O garoto continuava tão impressionante quanto sempre. Ele bolou todos os seus planos em um momento, então colocou tudo em ação na mesma hora. Elinalise uma vez me disse que eu estava “correndo com a minha vida”, não foi? Então gostaria de saber o que ela diria ao dar uma olhada nele.
Se os dois algum dia se encontrassem poderia ser divertido, mas… talvez não fosse uma ideia lá muito boa. Sim. A última coisa que eu queria era acabar como o sogro daquela mulher.
Assim que cheguei a essa conclusão, alguém me deu um tapa no ombro. Virei-me para encontrar um homem com cara de macaco sorrindo para mim.
— E aí, Paul. Já se despediu do seu filho?
— Geese… — Eu estava grato a esse idiota; mais grato do que poderia expressar em palavras. Se não fosse por ele, provavelmente nunca teria feito as pazes com Rudeus. — Cara, te devo uma.
— Ei, não esquenta!
Nesse ponto, percebi que Geese estava vestido para pegar a estrada.
— Mas, e aí, o que há de errado com você? Vai para algum lugar?
— Aham. Ainda não sei para onde, mas há muitos lugares que vocês ainda não visitaram, certo?
Demorei um pouco para entender o que ele estava dizendo. Geese continuaria procurando por minha família. Isso foi um choque, francamente. De todos os membros do meu antigo grupo, Geese foi o que mais sofreu depois da separação. Ele não era um lutador, mas um pau para toda obra sem nenhuma especialidade real. Nenhum outro grupo o aceitaria, e ele não era forte o suficiente para lidar com trabalhos difíceis sozinho. O homem foi forçado a deixar a vida de aventureiro para trás. Ele tinha todos os motivos do mundo para se ressentir de mim, até mesmo para me odiar.
— Por que você está… fazendo isso, Geese? Por que está se esforçando tanto para encontrá-los?
Geese contraiu os cantos da boca em seu costumeiro sorriso irônico.
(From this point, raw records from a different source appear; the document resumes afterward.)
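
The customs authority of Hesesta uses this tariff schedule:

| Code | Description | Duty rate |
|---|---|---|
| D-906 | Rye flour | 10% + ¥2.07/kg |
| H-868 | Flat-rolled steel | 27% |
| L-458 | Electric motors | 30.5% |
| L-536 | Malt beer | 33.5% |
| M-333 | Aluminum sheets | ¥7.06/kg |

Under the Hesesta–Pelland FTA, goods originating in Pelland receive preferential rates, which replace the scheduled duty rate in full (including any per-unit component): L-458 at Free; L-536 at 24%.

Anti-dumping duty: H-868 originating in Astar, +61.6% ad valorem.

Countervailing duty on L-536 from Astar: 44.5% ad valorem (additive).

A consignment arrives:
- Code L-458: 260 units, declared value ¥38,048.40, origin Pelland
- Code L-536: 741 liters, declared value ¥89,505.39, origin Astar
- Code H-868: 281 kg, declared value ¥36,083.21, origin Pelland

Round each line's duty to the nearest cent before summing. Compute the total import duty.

¥79,556.67

Line 1 (L-458, Pelland, 260 units, ¥38,048.40):
Base rate for L-458 is 30.5%.
Origin Pelland qualifies under the Hesesta–Pelland agreement and L-458 is covered: preferential rate Free applies instead.
Duty = ¥38,048.40 × 0% = ¥0.00.
Line 2 (L-536, Astar, 741 liters, ¥89,505.39):
Base rate for L-536 is 33.5%.
L-536 has an FTA preferential rate, but origin Astar is not Pelland; base rate stands.
Additional duty on L-536 from Astar: +44.5%. Applied ad valorem rate: 33.5% + 44.5% = 78%.
Duty = ¥89,505.39 × 78% = ¥69,814.20.
Line 3 (H-868, Pelland, 281 kg, ¥36,083.21):
Base rate for H-868 is 27%.
Origin Pelland is the FTA partner but H-868 is not on the preference list; base rate stands.
The additional-duty order on H-868 targets Astar, not Pelland; it does not apply.
Duty = ¥36,083.21 × 27% = ¥9,742.47.
Total = ¥0.00 + ¥69,814.20 + ¥9,742.47 = ¥79,556.67.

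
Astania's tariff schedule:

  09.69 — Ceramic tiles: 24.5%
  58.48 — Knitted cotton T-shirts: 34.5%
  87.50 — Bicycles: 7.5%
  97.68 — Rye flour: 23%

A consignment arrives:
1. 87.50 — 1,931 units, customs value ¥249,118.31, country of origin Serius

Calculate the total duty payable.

Line 1 (87.50, Serius, 1,931 units, ¥249,118.31):
Base rate for 87.50 is 7.5%.
Duty = ¥249,118.31 × 7.5% = ¥18,683.87.

¥18,683.87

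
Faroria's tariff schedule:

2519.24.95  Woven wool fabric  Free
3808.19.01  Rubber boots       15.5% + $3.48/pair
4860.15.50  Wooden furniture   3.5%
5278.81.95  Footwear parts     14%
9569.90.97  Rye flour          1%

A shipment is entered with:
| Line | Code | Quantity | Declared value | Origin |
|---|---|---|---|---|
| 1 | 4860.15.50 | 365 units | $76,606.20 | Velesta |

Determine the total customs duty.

$2,681.22

Line 1 (4860.15.50, Velesta, 365 units, $76,606.20):
Base rate for 4860.15.50 is 3.5%.
Duty = $76,606.20 × 3.5% = $2,681.22.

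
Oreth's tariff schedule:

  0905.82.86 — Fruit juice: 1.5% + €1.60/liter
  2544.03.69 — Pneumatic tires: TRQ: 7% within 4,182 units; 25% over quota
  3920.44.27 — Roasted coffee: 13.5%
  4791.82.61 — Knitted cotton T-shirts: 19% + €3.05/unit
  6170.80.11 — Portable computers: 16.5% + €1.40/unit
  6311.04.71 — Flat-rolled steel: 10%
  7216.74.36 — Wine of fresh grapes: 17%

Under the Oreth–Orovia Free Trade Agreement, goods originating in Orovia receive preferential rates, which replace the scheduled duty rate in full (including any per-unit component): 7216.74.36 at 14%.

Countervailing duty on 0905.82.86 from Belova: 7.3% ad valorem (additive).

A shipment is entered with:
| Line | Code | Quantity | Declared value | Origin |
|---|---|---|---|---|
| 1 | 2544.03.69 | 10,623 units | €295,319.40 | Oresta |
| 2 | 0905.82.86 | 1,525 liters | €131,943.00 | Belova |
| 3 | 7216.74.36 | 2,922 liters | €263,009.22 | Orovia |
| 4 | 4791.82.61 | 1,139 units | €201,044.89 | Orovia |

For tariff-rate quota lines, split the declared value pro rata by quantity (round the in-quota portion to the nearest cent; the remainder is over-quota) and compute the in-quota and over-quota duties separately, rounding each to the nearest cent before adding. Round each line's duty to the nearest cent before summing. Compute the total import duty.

Line 1 (2544.03.69, Oresta, 10,623 units, €295,319.40):
Code 2544.03.69 is under a tariff-rate quota (threshold 4,182 units). In-quota: 4,182 units at 7%; over-quota: 6,441 units at 25%.
Pro-rata value split: in-quota = €295,319.40 × 4,182/10,623 = €116,259.60; over-quota = €295,319.40 − €116,259.60 = €179,059.80.
In-quota duty = €116,259.60 × 7% = €8,138.17. Over-quota duty = €179,059.80 × 25% = €44,764.95.
Line duty = €8,138.17 + €44,764.95 = €52,903.12.
Line 2 (0905.82.86, Belova, 1,525 liters, €131,943.00):
Base rate for 0905.82.86 is 1.5% + €1.60/liter.
Additional duty on 0905.82.86 from Belova: +7.3%. Applied ad valorem rate: 1.5% + 7.3% = 8.8%.
Duty = €131,943.00 × 8.8% + 1,525 × €1.60 = €14,050.98.
Line 3 (7216.74.36, Orovia, 2,922 liters, €263,009.22):
Base rate for 7216.74.36 is 17%.
Origin Orovia qualifies under the Oreth–Orovia agreement and 7216.74.36 is covered: preferential rate 14% applies instead.
Duty = €263,009.22 × 14% = €36,821.29.
Line 4 (4791.82.61, Orovia, 1,139 units, €201,044.89):
Base rate for 4791.82.61 is 19% + €3.05/unit.
Origin Orovia is the FTA partner but 4791.82.61 is not on the preference list; base rate stands.
Duty = €201,044.89 × 19% + 1,139 × €3.05 = €41,672.48.
Total = €52,903.12 + €14,050.98 + €36,821.29 + €41,672.48 = €145,447.87.

€145,447.87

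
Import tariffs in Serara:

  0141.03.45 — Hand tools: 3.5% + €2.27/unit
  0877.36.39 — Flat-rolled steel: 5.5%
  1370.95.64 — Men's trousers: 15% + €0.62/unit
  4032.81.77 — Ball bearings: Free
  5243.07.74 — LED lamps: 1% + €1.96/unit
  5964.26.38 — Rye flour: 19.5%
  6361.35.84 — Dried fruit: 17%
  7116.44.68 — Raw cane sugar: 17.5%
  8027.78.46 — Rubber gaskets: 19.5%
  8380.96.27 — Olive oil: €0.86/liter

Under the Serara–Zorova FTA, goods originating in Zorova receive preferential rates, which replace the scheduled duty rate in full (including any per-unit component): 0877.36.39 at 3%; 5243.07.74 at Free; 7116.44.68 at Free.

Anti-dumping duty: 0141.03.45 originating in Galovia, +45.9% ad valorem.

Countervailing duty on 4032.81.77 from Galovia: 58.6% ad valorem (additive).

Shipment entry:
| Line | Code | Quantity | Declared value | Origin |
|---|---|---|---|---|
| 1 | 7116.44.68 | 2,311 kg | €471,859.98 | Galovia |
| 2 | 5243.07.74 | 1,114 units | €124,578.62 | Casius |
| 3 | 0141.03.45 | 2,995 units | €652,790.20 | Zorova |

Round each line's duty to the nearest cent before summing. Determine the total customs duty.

Line 1 (7116.44.68, Galovia, 2,311 kg, €471,859.98):
Base rate for 7116.44.68 is 17.5%.
7116.44.68 has an FTA preferential rate, but origin Galovia is not Zorova; base rate stands.
Duty = €471,859.98 × 17.5% = €82,575.50.
Line 2 (5243.07.74, Casius, 1,114 units, €124,578.62):
Base rate for 5243.07.74 is 1% + €1.96/unit.
5243.07.74 has an FTA preferential rate, but origin Casius is not Zorova; base rate stands.
Duty = €124,578.62 × 1% + 1,114 × €1.96 = €3,429.23.
Line 3 (0141.03.45, Zorova, 2,995 units, €652,790.20):
Base rate for 0141.03.45 is 3.5% + €2.27/unit.
Origin Zorova is the FTA partner but 0141.03.45 is not on the preference list; base rate stands.
The additional-duty order on 0141.03.45 targets Galovia, not Zorova; it does not apply.
Duty = €652,790.20 × 3.5% + 2,995 × €2.27 = €29,646.31.
Total = €82,575.50 + €3,429.23 + €29,646.31 = €115,651.04.

€115,651.04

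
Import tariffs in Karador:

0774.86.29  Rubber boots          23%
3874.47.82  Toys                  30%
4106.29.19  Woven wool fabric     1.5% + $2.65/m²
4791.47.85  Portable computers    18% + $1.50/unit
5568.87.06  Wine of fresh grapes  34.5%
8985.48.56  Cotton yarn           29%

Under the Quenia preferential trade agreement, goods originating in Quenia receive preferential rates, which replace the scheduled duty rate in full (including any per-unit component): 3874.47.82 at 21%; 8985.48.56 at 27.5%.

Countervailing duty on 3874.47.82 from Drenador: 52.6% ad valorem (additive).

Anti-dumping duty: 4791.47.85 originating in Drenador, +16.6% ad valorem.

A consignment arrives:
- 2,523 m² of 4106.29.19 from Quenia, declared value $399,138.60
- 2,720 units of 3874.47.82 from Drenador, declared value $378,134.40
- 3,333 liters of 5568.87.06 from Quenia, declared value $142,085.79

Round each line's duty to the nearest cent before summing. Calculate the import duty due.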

— É só por boa sorte. — E com aquela “explicação” tipicamente enigmática, se virou e foi embora.
Coloquei minhas mãos em meus quadris e o observei partir com um sorriso irônico no meu rosto. O homem tinha muitas ideias sobre sorte e nenhuma delas fazia muito sentido para mim. Mas, desta vez, eu não estava exatamente reclamando.
— Então tá bom!
Assim que Geese desapareceu de vista, me abaixei e coloquei Norn em meus ombros. Do nada, comecei a explodir de tanta energia e motivação.
Comecemos pelo começo – tínhamos que garantir que a operação de realocação de refugiados ocorreria sem problemas. E uma vez que isso fosse feito, eu sairia em busca do resto da minha família. Não importava as circunstâncias.
Com minha resolução firmemente fixada em meu coração, voltei para a cidade.